I guess I have to access an Apple II site but even RubyWand has a site only accessible with a registration and log-on, which makes you a victim of the vultures which seem to have taken over the I-net.

Lawrence
 
A bit more info on this card. It's an Electro Arts Ltd. Modem-80. There was a query on Apple Fritter about identifying this card, but no reply. Electro Arts was a Toronto company.

Was there any A-II peripheral which used a 40 pin edge connector ?

"Another card is labelled " Modem 80" and has 2 RJ-11 plugs at the keyboard end of the mother-board and a 40-trace edge-connector at the back. There are 1 green and 1 red LED in the center. And of course the Apple plug-in traces on the bottom. The upper RJ-11 socket is hand-labelled "modem" For me this doesn't compute. If it's a modem card why would it have the 2 RJ-11 sockets to the front and the orientation of the 40-pin male connector to the rear for easy cable access ? "

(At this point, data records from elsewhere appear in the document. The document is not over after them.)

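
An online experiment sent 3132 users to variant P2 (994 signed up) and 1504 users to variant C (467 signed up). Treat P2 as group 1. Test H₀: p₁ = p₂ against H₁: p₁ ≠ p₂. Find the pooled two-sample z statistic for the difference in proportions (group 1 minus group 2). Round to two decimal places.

p̂₁ = 994/3132 = 0.3174, p̂₂ = 467/1504 = 0.3105.
Pooled p̂ = (994+467)/(3132+1504) = 1461/4636 = 0.3151.
SE = √(0.215828 × 0.000984178) = 0.0146.
z = (0.3174 − 0.3105)/0.0146 = 0.0069/0.0146 = 0.47.
p-value = 2·P(Z > 0.471) ≈ 0.6377.

z = 0.47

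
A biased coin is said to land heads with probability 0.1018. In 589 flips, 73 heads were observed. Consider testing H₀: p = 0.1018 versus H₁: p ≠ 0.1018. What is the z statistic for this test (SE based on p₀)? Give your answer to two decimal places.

z = 1.78

p̂ = 73/589 = 0.12394.
Under H₀, SE = √(0.1018·0.8982/589) = √(0.000155241) = 0.01246.
z = (0.12394 − 0.1018)/0.01246 = 0.02214/0.01246 = 1.78.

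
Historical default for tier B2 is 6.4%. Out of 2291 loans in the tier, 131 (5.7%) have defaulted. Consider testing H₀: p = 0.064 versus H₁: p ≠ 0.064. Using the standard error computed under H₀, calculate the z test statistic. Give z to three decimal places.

z = -1.334

p̂ = 131/2291 = 0.057180.
Under H₀, SE = √(0.064·0.936/2291) = √(2.61475e-05) = 0.005113.
z = (0.057180 − 0.064)/0.005113 = -0.006820/0.005113 = -1.334.
p-value = 2·P(Z > 1.334) ≈ 0.1823.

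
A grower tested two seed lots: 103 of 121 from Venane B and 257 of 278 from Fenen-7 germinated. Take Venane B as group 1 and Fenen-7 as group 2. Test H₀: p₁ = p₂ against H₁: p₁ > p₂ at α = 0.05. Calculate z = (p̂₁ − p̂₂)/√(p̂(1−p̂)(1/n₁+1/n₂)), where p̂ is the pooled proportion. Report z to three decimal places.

z = -2.264

p̂₁ = 103/121 ≈ 0.85124, p̂₂ = 257/278 ≈ 0.92446.
Pooled p̂ = (103+257)/(121+278) = 360/399 = 0.90226.
SE = √(p̂(1−p̂)(1/n₁+1/n₂)) = √(0.90226·0.09774·0.0118616) = √(0.00104608) = 0.03234.
z = (0.85124 − 0.92446)/0.03234 = -0.07322/0.03234 = -2.264.
p-value = P(Z > -2.264) ≈ 0.9882, so at α = 0.05 we fail to reject H₀.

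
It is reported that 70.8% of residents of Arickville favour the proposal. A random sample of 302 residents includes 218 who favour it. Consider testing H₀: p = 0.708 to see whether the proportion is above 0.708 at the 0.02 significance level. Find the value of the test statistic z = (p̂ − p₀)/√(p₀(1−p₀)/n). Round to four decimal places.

z = 0.5295

p̂ = 218/302 = 0.721854.
SE = √(p₀(1−p₀)/n) = √(0.20674/302) = 0.026164.
z = (0.721854 − 0.708)/0.026164 = 0.013854/0.026164 = 0.5295.
p-value = P(Z > 0.530) ≈ 0.2982, so at α = 0.02 we fail to reject H₀.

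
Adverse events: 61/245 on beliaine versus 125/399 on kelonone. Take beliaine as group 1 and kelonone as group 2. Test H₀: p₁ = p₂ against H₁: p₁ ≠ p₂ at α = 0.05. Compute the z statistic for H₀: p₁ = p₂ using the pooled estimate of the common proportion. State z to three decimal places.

z = -1.748

p̂₁ = 61/245 ≈ 0.24898, p̂₂ = 125/399 ≈ 0.31328.
Pooled p̂ = (61+125)/(245+399) = 186/644 = 0.28882.
SE = √(p̂(1−p̂)(1/n₁+1/n₂)) = √(0.28882·0.71118·0.0065879) = √(0.00135317) = 0.03679.
z = (0.24898 − 0.31328)/0.03679 = -0.06430/0.03679 = -1.748.
Two-sided p-value ≈ 2·Φ(−1.748) = 0.0805; since p > α = 0.05, fail to reject H₀.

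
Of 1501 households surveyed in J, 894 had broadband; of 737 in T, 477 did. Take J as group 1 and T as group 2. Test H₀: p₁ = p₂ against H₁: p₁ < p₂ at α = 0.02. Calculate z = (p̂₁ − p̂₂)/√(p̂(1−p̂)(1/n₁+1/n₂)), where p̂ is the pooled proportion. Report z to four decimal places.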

I'm wondering if it had any relationship to Tandy protocol. TRS had a program called Modem-80.

The other "Multiflex Tech Inc." card must be a graphic card. Perhaps a color. It has an RCA connector. I haven't tried it on my Color II-E monitor. I'm always hesitant about using unknown boards. I'd hate to lose either the card or the color monitor. I likely went thru this same trepidation well over 10 years ago when I got the Plus and have forgotten.